I’d like to start by saying that before this, I had never watched an anime a day in my life. Anime has always been one of those things that took me an embarrassingly long time to get into. Maybe it was because, as a kid, my TV diet consisted mostly of Nickelodeon, and the one time I stumbled upon “Dragon Ball Z Kai” streaming, I was immediately put off. The characters would talk with barely any mouth movement, the animation style felt stiff, and—this might sound weird—but it genuinely made me nauseous. Is that a thing? Do people experience motion sickness from animation? No idea. But I took it as a sign and never looked back.
Fast forward to now, I can’t escape “Attack on Titan.” People have been raving about it for years— high school friends, online forums and random TikToks that made their way onto my feed. If you consume media the way I do (obsessively, without control), you’ve probably run into it too. I don’t know what exactly made me decide to finally give it a shot a month ago. Maybe it was curiosity. Maybe it was the sick character edits. Or maybe it was really just FOMO. Either way, I braced myself, swallowed my weird aversion to anime and hit play.
And four days later, I emerged, not just as a casual viewer, but as someone who had just been emotionally wrecked, mentally broken and left with far too many philosophical questions about the nature of humanity.

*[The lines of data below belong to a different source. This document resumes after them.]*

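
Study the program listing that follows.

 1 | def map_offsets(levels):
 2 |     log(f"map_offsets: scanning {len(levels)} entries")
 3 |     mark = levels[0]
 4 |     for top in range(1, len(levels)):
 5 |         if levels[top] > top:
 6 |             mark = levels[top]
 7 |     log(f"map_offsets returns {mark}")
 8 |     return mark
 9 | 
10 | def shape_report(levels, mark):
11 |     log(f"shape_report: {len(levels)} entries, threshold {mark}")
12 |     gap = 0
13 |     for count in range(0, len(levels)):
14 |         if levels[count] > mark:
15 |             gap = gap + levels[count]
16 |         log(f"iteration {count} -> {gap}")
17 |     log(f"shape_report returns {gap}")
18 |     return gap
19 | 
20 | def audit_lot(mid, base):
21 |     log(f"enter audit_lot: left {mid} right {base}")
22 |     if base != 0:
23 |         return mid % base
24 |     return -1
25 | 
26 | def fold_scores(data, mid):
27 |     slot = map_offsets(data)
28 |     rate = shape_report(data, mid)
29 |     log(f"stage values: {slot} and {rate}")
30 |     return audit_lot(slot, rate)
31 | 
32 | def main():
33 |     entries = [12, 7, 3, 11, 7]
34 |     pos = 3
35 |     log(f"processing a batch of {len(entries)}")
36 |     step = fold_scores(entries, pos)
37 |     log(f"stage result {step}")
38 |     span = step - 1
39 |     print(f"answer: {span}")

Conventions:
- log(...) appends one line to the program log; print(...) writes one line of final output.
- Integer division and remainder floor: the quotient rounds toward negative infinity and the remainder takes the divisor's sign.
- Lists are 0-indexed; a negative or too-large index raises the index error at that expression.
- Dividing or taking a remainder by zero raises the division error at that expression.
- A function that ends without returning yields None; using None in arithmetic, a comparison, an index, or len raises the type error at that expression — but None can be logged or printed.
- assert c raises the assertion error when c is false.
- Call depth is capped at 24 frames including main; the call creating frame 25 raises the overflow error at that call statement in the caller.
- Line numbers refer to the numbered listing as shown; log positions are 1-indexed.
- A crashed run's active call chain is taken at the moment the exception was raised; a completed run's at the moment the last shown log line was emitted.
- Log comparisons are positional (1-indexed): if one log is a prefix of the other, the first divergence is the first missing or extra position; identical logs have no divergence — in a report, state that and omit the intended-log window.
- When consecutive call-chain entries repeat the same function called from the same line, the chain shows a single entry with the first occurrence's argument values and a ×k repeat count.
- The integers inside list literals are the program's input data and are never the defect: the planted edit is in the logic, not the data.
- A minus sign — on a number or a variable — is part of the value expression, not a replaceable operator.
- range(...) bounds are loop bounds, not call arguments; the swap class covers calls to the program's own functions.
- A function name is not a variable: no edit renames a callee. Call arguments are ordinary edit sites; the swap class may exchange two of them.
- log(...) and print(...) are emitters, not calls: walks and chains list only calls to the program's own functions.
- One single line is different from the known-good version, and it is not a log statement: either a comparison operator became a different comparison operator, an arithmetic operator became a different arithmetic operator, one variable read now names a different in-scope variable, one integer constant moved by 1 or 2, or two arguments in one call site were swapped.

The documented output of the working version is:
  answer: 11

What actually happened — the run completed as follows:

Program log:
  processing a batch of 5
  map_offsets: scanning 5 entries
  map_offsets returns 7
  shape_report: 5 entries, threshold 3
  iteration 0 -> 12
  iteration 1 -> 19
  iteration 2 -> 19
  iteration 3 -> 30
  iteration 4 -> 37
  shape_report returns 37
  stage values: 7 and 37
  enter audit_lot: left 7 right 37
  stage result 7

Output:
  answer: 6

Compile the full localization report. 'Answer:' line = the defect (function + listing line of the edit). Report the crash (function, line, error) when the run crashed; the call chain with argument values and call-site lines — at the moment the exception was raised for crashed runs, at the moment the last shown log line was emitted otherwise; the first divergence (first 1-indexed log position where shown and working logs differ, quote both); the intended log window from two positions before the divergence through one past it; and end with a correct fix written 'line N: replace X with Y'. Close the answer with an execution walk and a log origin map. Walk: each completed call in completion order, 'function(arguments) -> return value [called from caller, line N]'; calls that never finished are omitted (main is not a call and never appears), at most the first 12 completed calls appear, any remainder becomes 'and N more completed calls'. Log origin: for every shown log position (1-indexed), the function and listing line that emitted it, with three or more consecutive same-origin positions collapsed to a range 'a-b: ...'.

Answer: the defect is in map_offsets at line 5.
Core observation: The log first diverges at position 3: the faulty run prints 'map_offsets returns 7' where the working version prints 'map_offsets returns 12'.
Call chain: main.
First divergence: position 3; shown 'map_offsets returns 7' vs intended 'map_offsets returns 12'.
Intended log window:
  1: processing a batch of 5
  2: map_offsets: scanning 5 entries
  3: map_offsets returns 12
  4: shape_report: 5 entries, threshold 3
Execution walk:
  map_offsets([12, 7, 3, 11, 7]) -> 7  [called from fold_scores, line 27]
  shape_report([12, 7, 3, 11, 7], 3) -> 37  [called from fold_scores, line 28]
  audit_lot(7, 37) -> 7  [called from fold_scores, line 30]
  fold_scores([12, 7, 3, 11, 7], 3) -> 7  [called from main, line 36]
Log origin:
  1: emitted by main (line 35)
  2: emitted by map_offsets (line 2)
  3: emitted by map_offsets (line 7)
  4: emitted by shape_report (line 11)
  5-9: emitted by shape_report (line 16)
  10: emitted by shape_report (line 17)
  11: emitted by fold_scores (line 29)
  12: emitted by audit_lot (line 21)
  13: emitted by main (line 37)
A correct fix: line 5: replace `levels[top] > top` with `levels[top] > mark`.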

Day 1: Oh, this is just a cool action anime.
I thought I was in for a straightforward humans-vs-monsters war story. Humanity hides behind massive walls to avoid being eaten by Titans. The Survey Corps fights back. Eren Yeager, our protagonist, swears revenge. Simple. Then, the Titans broke through Wall Maria. Then, Eren’s mom was eaten alive. Then, the Survey Corps—humanity’s last hope—was massacred like insects.
The animation was breathtaking, and the action sequences mesmerizing, but none of that prepared me for the sheer brutality of the story. By episode five, Eren was “dead,” and I realized this wasn’t about survival. This was about suffering.

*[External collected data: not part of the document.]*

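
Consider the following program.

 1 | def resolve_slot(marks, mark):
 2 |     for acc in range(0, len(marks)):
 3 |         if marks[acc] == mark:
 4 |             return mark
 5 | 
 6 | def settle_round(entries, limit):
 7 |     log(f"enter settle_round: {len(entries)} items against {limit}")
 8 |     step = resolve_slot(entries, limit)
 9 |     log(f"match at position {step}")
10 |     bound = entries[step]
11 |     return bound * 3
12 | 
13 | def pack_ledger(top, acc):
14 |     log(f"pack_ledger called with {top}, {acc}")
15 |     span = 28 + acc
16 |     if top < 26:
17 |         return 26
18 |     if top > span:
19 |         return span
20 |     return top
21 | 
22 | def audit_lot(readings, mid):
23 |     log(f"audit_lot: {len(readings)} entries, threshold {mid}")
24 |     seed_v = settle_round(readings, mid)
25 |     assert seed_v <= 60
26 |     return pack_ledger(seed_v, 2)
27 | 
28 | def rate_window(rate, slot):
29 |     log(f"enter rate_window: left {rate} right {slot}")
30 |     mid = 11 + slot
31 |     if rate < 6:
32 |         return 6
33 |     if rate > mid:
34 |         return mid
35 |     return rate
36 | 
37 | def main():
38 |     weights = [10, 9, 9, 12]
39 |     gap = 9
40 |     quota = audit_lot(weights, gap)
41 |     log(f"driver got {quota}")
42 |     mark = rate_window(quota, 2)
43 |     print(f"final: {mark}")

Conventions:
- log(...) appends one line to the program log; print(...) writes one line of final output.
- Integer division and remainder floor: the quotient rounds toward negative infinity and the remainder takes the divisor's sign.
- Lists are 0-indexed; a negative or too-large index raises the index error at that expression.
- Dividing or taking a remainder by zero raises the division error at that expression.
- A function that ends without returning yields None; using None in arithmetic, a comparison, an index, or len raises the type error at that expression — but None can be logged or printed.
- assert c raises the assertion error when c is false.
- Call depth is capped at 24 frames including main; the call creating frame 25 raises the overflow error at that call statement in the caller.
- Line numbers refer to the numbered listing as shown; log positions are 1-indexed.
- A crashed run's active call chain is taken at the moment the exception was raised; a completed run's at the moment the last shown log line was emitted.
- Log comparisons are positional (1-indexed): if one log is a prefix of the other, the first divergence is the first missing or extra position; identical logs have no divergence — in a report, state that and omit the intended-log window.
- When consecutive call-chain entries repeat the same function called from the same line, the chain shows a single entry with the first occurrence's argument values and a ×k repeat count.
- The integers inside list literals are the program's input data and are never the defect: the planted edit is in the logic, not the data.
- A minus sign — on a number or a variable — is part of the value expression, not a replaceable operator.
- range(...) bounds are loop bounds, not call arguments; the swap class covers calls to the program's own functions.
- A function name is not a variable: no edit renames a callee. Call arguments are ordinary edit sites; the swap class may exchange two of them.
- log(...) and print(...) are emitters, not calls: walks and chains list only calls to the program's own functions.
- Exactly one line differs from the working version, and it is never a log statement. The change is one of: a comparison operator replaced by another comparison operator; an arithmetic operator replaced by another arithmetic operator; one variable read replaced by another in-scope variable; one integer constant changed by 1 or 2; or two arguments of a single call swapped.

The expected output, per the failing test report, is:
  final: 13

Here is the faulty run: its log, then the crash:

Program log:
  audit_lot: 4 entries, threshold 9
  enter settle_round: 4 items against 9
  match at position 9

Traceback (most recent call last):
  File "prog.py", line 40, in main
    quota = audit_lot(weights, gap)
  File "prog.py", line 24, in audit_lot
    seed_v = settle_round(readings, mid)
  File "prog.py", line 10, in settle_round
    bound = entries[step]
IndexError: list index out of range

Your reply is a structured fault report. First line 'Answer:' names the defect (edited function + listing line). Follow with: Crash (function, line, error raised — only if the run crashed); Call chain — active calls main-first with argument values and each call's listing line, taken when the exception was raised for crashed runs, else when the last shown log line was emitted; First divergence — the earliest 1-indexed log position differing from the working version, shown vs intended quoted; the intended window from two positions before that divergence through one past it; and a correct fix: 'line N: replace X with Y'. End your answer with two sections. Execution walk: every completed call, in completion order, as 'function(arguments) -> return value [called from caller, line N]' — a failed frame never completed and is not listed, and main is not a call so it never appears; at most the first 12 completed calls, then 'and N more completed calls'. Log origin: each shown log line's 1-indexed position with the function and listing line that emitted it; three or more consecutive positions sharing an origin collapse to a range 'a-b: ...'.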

Day 2: Trust no one. Hope is a scam.
At some point, I stopped getting attached to characters—not because they weren’t compelling, but because I knew the show would rip them away. (RIP Hange. I’m still not okay.) But beyond the death toll, “Attack on Titan” started revealing its real theme: there is no absolute good or evil. The Titans weren’t the only enemy—humans were just as monstrous. The government silenced its own people. The Military Police were corrupt. And worst of all, Reiner and Bertholdt—characters I trusted—were traitors. And yet, I couldn’t fully hate them. The show made me understand them and made me hurt for them. They weren’t villains; they were victims of a war they didn’t ask for, forced to do terrible things just to survive.
Day 3: The basement was NOT the relief I thought it would be.
From the start, the basement was teased as the answer. I expected clarity. Instead, it shattered everything. The Titans weren’t mindless creatures—they were people. The walls weren’t built to keep Titans out— they were built to keep people in. The real enemy wasn’t the monsters outside, but an entire nation across the sea. Suddenly, Eren’s rage wasn’t heroic— it was terrifying. He wasn’t fighting for freedom anymore; he was walking the same path as his enemies. What started as a story about survival had transformed into a generational war with no clear villain, no clear hero— just history crushing everyone beneath it.
Day 4: I don’t even know who to root for anymore.
By the final season, everything was upside down. Eren, once the idealistic protagonist, had become something unrecognizable. Was he fighting for freedom or mass destruction? Was he wrong, or just another pawn in a never-ending cycle? And that’s what makes “Attack on Titan” brilliant: there are no easy answers. Zeke’s euthanasia plan, Marley’s oppression of Eldians, Eren’s decision to destroy the world— none of it was purely right or wrong. Every character was a hero in their own mind and a monster in someone else’s. When the credits rolled, I didn’t feel relief. I felt hollow. There were no simple resolutions, no satisfying victories— just a chilling reminder that history always repeats itself.
Would I do it again? Absolutely. But maybe not in four days.